I am honoured to be a member of the Festival team
Film is an expensive toy, it requires high standards. And that creates audience: when you have good cinemas, audience comes to these places intentionally
In the interview for the Festival Newsletter, our famous actor gives the reasons why he accepted the invitation of ''Blažo and Rale'' six years ago to become the president of the Festival committee: it was because of Milena Dravić, who held that position before him, because he had known and appreciated for a long time the team leading the Festival, and because even before that he had been a guest here as an actor and a jury member.
''I know it sounds like a cliché, but believe me that it is true: I am still deeply honoured to be a member of the team that creates the Palić Festival'', says Branislav Lečić.
Which problems have you encountered while organizing the Festival this year? Is the key word “the world economic crisis”?
We have always had problems related not only to the Festival but the culture in general. Like in other poor countries, some people still have not realized that culture is a common good and everything else loses its sense without it. That first battle is an everlasting one and we are ready for it. The second battle is about the timing – there is always some reason to withhold the budget for the Festival, either at the local or state level.

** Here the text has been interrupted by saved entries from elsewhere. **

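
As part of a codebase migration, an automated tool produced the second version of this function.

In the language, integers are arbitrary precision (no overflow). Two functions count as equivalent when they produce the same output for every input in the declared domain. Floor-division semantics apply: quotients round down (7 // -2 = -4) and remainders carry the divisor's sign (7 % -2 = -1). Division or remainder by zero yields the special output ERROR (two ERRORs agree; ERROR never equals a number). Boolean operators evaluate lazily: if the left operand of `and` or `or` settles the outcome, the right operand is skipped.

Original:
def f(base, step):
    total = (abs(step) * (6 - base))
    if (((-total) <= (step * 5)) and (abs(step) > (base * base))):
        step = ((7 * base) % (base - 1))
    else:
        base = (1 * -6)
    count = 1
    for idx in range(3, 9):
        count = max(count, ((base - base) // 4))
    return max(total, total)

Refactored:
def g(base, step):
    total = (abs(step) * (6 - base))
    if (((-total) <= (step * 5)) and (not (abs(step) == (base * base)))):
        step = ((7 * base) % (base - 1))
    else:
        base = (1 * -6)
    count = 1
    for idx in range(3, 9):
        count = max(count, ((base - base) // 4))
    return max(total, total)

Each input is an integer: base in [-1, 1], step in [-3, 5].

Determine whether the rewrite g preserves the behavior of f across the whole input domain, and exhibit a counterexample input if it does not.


Evaluate both at base=1, step=0.
f: total = 0; (((-total) <= (step * 5)) and (abs(step) > (base * base))) -> false; base = -6; count = 1; [idx=3]; count = 1; [idx=4]; count = 1; [idx=5]; count = 1; [idx=6]; count = 1; [idx=7]; count = 1; [idx=8]; count = 1; return 0
g: total = 0; (((-total) <= (step * 5)) and (not (abs(step) == (base * base)))) -> true; division by zero -> ERROR
0 and ERROR differ, so these are not the same function on this domain.
verdict: not equivalent; witness: base=1, step=0


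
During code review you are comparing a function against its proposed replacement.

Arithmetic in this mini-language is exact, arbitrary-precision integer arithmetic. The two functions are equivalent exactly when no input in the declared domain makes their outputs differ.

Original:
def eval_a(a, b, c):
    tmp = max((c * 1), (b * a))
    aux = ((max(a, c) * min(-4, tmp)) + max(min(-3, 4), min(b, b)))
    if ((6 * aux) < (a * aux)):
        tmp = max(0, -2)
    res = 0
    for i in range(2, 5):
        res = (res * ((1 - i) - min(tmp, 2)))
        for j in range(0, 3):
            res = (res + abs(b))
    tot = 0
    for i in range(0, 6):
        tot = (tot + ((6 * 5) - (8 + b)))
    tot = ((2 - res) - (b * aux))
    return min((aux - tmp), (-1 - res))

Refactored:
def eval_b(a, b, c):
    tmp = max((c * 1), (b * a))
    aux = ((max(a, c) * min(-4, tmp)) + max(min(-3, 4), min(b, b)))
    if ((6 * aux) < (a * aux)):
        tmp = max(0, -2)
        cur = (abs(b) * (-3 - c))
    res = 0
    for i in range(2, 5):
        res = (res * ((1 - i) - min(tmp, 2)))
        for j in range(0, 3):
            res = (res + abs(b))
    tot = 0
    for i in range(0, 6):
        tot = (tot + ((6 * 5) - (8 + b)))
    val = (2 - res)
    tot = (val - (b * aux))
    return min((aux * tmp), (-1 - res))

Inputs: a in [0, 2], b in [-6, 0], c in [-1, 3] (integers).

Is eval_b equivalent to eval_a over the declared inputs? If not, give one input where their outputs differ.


There is a counterexample at a=0, b=0, c=1: -4 on one side, -1 on the other.
eval_a: tmp becomes 1; next aux becomes -4; next ((6 * aux) < (a * aux)) evaluates to true; next tmp becomes 0; next res becomes 0; next at i=2:; next res becomes 0; next at j=0:; next res becomes 0; next at j=1:; next res becomes 0; next at j=2:; next res becomes 0; next at i=3:; next res becomes 0; next at j=0:; next res becomes 0; next at j=1:; next res becomes 0; next at j=2:; next res becomes 0; next at i=4:; next res becomes 0; next at j=0:; next res becomes 0; next at j=1:; next res becomes 0; next at j=2:; next res becomes 0; next tot becomes 0; next at i=0:; next tot becomes 22; next at i=1:; next tot becomes 44; next at i=2:; next tot becomes 66; next at i=3:; next tot becomes 88; next at i=4:; next tot becomes 110; next at i=5:; next tot becomes 132; next tot becomes 2; next final value -4
eval_b: tmp becomes 1; next aux becomes -4; next ((6 * aux) < (a * aux)) evaluates to true; next tmp becomes 0; next cur becomes 0; next res becomes 0; next at i=2:; next res becomes 0; next at j=0:; next res becomes 0; next at j=1:; next res becomes 0; next at j=2:; next res becomes 0; next at i=3:; next res becomes 0; next at j=0:; next res becomes 0; next at j=1:; next res becomes 0; next at j=2:; next res becomes 0; next at i=4:; next res becomes 0; next at j=0:; next res becomes 0; next at j=1:; next res becomes 0; next at j=2:; next res becomes 0; next tot becomes 0; next at i=0:; next tot becomes 22; next at i=1:; next tot becomes 44; next at i=2:; next tot becomes 66; next at i=3:; next tot becomes 88; next at i=4:; next tot becomes 110; next at i=5:; next tot becomes 132; next val becomes 2; next tot becomes 2; next final value -1
verdict: not equivalent; witness: a=0, b=0, c=1


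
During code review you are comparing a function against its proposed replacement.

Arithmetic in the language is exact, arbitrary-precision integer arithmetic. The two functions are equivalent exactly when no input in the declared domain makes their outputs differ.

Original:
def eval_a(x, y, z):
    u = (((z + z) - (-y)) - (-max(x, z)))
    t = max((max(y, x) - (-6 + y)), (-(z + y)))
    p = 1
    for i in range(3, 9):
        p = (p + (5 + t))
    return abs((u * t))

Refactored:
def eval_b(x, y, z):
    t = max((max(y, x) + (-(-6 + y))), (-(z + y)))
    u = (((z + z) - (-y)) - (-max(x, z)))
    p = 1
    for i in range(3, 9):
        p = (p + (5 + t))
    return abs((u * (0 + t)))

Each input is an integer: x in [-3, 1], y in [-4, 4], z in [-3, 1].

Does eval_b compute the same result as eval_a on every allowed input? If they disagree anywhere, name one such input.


Changes here: constant usage differs, plus arithmetic usage differs; the full 225-point sweep finds no disagreement.
verdict: equivalent


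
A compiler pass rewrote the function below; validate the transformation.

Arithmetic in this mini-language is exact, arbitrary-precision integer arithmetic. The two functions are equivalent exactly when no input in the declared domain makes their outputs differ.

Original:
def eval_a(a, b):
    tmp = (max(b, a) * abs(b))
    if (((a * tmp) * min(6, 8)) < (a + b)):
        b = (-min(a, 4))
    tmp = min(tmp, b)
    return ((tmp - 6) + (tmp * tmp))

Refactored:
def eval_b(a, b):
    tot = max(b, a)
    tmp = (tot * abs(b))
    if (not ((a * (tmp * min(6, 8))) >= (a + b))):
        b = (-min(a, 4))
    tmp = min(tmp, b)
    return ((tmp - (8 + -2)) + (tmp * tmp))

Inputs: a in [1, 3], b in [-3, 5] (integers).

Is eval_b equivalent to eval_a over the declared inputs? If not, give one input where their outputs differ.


Behavior is preserved: although boolean connective usage differs; and comparison usage differs; and local variable names differ; and statement counts differ; and arithmetic usage differs; and constant usage differs, the outputs never diverge.
Spot check at a=2, b=-1 — eval_a: tmp = 2; (((a * tmp) * min(6, 8)) < (a + b)) -> false; tmp = -1; return -6. eval_b: tot = 2; tmp = 2; (not ((a * (tmp * min(6, 8))) >= (a + b))) -> false; tmp = -1; return -6. Both give -6.
An exhaustive pass over the 27 declared inputs shows identical outputs.
verdict: equivalent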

And the third one – there is the world economic crisis. This year we have found ourselves in a situation to hold our heads above the water literally thanks to the ability and enthusiasm of the people who organize the Festival. We are no longer capable to make ‘something’ out of ‘nothing’, because ‘something’ costs more and more. If we are to compare the budgets and programmes of the Palić Film Festival and the most important European regional festivals, I am sure that we are to be equally matched. And 10 or 15 times less money is invested in our Festival. It’s a pity, because if things were different – if we had a festival of huge proportions – Palić and Subotica and the whole country as well would have numerous benefits.
What would the Palić Film Festival be like if there were more money?

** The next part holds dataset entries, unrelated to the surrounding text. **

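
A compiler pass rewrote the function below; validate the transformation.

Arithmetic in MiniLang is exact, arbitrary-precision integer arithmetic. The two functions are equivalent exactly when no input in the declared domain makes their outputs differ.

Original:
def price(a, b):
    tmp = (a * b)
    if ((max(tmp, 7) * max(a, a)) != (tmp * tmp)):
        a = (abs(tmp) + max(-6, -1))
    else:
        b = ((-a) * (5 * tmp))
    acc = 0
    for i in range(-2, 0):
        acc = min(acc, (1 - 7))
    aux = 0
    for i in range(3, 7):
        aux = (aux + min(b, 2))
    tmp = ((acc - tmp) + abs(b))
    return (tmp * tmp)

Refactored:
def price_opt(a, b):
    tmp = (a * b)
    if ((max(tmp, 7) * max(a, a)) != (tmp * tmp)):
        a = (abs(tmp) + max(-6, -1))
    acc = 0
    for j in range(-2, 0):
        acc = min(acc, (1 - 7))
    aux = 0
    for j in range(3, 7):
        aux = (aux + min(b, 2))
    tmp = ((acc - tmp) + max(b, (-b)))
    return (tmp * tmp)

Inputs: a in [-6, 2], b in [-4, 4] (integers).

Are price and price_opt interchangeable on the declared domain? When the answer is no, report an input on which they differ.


Not equivalent: a=0, b=-4 separates them (36 vs 4).
price: tmp=0, then ((max(tmp, 7) * max(a, a)) != (tmp * tmp)) is false, then b=0, then acc=0, then (i=-2), then acc=-6, then (i=-1), then acc=-6, then aux=0, then (i=3), then aux=0, then (i=4), then aux=0, then (i=5), then aux=0, then (i=6), then aux=0, then tmp=-6, then returns 36
price_opt: tmp=0, then ((max(tmp, 7) * max(a, a)) != (tmp * tmp)) is false, then acc=0, then (j=-2), then acc=-6, then (j=-1), then acc=-6, then aux=0, then (j=3), then aux=-4, then (j=4), then aux=-8, then (j=5), then aux=-12, then (j=6), then aux=-16, then tmp=-2, then returns 4
verdict: not equivalent; witness: a=0, b=-4


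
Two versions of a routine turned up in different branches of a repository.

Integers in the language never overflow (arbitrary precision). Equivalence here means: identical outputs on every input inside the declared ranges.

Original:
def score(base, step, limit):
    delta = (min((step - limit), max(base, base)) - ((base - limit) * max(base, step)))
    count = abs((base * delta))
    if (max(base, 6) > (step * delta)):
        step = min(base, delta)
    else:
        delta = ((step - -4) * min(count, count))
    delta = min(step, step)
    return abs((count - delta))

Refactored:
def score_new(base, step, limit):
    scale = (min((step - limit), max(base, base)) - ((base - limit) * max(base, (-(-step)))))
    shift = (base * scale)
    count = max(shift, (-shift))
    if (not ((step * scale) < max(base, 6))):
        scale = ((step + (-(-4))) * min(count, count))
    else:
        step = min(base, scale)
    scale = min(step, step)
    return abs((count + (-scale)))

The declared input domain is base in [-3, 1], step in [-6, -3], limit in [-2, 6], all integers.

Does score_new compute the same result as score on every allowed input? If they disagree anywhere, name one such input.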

In the first place, we could talk about top quality film projections: we would have the closed cinema in the case it rained, and it would provide good quality sound and picture. Film is an expensive toy, it requires high standards. And that creates audience: when you have good cinema theaters, audience comes to these places intentionally, because they want to witness the historical steps of the technology development. We don't have the problem with the films contents, the quality of selections is excellent, but we do have the problem with the quality of film projections.
Between the two Festival editions the parliament passed the Cinema Law. As a professional, and as a former minister of culture, what is your opinion of it?
The Cinema Law provides the opportunity of additional financing and creating the budget for the film industry. It's not enough that the state allocates funds for the film, but an additional type of self-financing is needed through the regulations which would enable obtaining a certain percentage of the incomes of the National Broadcasting Agency (RRA). Because we should not forget that film workers also appear on TV, we also influence the viewer ratings. The other benefit of this law is the support to the film fund which is supposed to organize everything related to the home film industry: financing, promotion, advertising, education…
What do you like to watch here, who are your favourite European authors?
I like to think of myself as a film explorer, so festivals, like this one at Palić, come in handy for me to get to know better some foreign cinema. Watching Finnish, Israeli and Romanian films, I found out what intellectual thought marked those films at the certain moment. Those cinemas may not globally have a great commercial importance, but I'm sure they can influence significantly what we call the film art with good reason.
You have appeared on TV and in films between 70 and 80 times, and there were periods when you made five to six films a year. Roughly, one quarter of these appearances are main roles. Why haven't we seen you recently in some of them?
You're right, you haven't seen me recently. It is primarily because of my feeling that increasingly fewer films are made without compromises, and film crews are chosen on the basis of membership to a tribe or a clan and not on the basis of objective quality. I even understand why these small family firms exist, but it suits me better to be part of the conscious cinema which is capable of creating great works. And these great works are fewer and fewer. What is popular nowadays are long stories based on improvisation and enthusiasm. In my drawer I have five or six screenplays and for the same number of years I have been trying to collect the third of the budget for one of these films, which is the minimum amount needed to start making the film. We've had financial crises before as well, but it has never influenced the film industry so heavily.
So, another actor becomes a producer?
I've never had any producing ambitions; I've liked it more to devote myself to my primary profession. Nevertheless, the time has come that one must do everything: production, organization, acting, sometimes even directing. I understand why many actors decide to become producers. In order not to keep yearning for a film to happen. Yes, I am an actor, but if I have to, I will be an actor, producer and director as well.